What Happens If a Crossbite Goes Untreated
A crossbite forces teeth to grind against each other in ways they weren’t designed for. Over months and years, this wears down enamel unevenly, particularly on the side where the crossbite is. Thinner enamel means teeth become more sensitive to heat and cold, and they’re more vulnerable to cavities.
The strain goes beyond the teeth. A jaw that consistently shifts to accommodate a crossbite puts extra stress on the jaw joints and muscles. This can lead to jaw pain, clicking, or headaches. The longer the crossbite persists, the more the surrounding bone and muscle adapt to the misaligned position, making the problem progressively harder to fix with simple orthodontic adjustments alone.
How Crossbites Are Corrected
The approach depends on whether the crossbite is caused by the teeth being in the wrong position, the jaw being too narrow, or both. For children, the most effective window for treatment opens around age 7 or 8, when the jawbones are still developing and the suture running down the center of the palate hasn’t fully fused. A palatal expander, a device anchored to the upper back teeth, gradually widens the upper jaw over several weeks by gently separating that suture. This creates enough room for the upper teeth to sit outside the lower teeth where they belong.
For mild to moderate crossbites in older teens and adults, braces or clear aligners can shift individual teeth into the correct position. Clear aligners work well when the issue is mainly dental, meaning the jaw width is fine but certain teeth are simply tilted or positioned incorrectly. For more complex cases involving skeletal narrowness, traditional braces give the orthodontist more precise control over individual tooth movement.
Adults whose palatal suture has fully hardened sometimes need a surgically assisted expander. An oral surgeon places the device directly into the mid-palatal suture, allowing the bone to be gradually widened in a way that wouldn’t be possible with a standard expander on mature bone. Recovery is straightforward, but the process takes longer than it does for a child whose bones are naturally more flexible.

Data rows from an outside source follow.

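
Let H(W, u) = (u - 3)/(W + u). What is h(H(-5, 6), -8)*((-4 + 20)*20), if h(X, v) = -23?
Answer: -7360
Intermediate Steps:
H(W, u) = (-3 + u)/(W + u)
h(H(-5, 6), -8)*((-4 + 20)*20) = -23*(-4 + 20)*20 = -368*20 = -23*320 = -7360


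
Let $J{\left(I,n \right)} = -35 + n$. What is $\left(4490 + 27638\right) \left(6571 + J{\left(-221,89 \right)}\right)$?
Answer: $212848000$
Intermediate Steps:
$\left(4490 + 27638\right) \left(6571 + J{\left(-221,89 \right)}\right) = \left(4490 + 27638\right) \left(6571 + \left(-35 + 89\right)\right) = 32128 \left(6571 + 54\right) = 32128 \cdot 6625 = 212848000$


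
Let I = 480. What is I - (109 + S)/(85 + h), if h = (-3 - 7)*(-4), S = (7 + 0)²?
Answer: 59842/125 ≈ 478.74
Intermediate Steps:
S = 49 (S = 7² = 49)
h = 40 (h = -10*(-4) = 40)
I - (109 + S)/(85 + h) = 480 - (109 + 49)/(85 + 40) = 480 - 158/125 = 59842/125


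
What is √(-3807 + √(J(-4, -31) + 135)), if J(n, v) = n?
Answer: √(-3807 + √131) ≈ 61.608*I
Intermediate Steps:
√(-3807 + √(J(-4, -31) + 135)) = √(-3807 + √(-4 + 135)) = √(-3807 + √131)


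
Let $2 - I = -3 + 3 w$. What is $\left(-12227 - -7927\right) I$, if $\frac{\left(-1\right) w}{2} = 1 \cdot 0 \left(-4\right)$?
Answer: $-21500$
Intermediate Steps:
$w = 0$ ($w = - 2 \cdot 1 \cdot 0 \left(-4\right) = - 2 \cdot 0 \left(-4\right) = \left(-2\right) 0 = 0$)
$I = 5$ ($I = 2 - \left(-3 + 3 \cdot 0\right) = 2 - \left(-3 + 0\right) = 2 - -3 = 2 + 3 = 5$)
$\left(-12227 - -7927\right) I = \left(-12227 - -7927\right) 5 = \left(-12227 + 7927\right) 5 = \left(-4300\right) 5 = -21500$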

Dental vs. Skeletal Crossbite
Not all crossbites look the same on the inside. A dental crossbite means the teeth themselves are tilted or positioned incorrectly, but the underlying jawbones are a normal width. The teeth on the crossbite side lean inward on top and outward on the bottom, creating the reversed overlap. This type is generally easier to fix because it’s a tooth-position problem, not a bone-structure problem.
A skeletal crossbite means the upper jaw is genuinely narrower than the lower jaw. Research comparing the two types in adults found that skeletal crossbites produce more pronounced asymmetry: the lower jawbone grows to different lengths on each side, and the chin deviates measurably toward the affected side. From the outside, a skeletal crossbite tends to be more visible in the overall shape of the face, while a dental crossbite may only be noticeable when you look at the teeth themselves.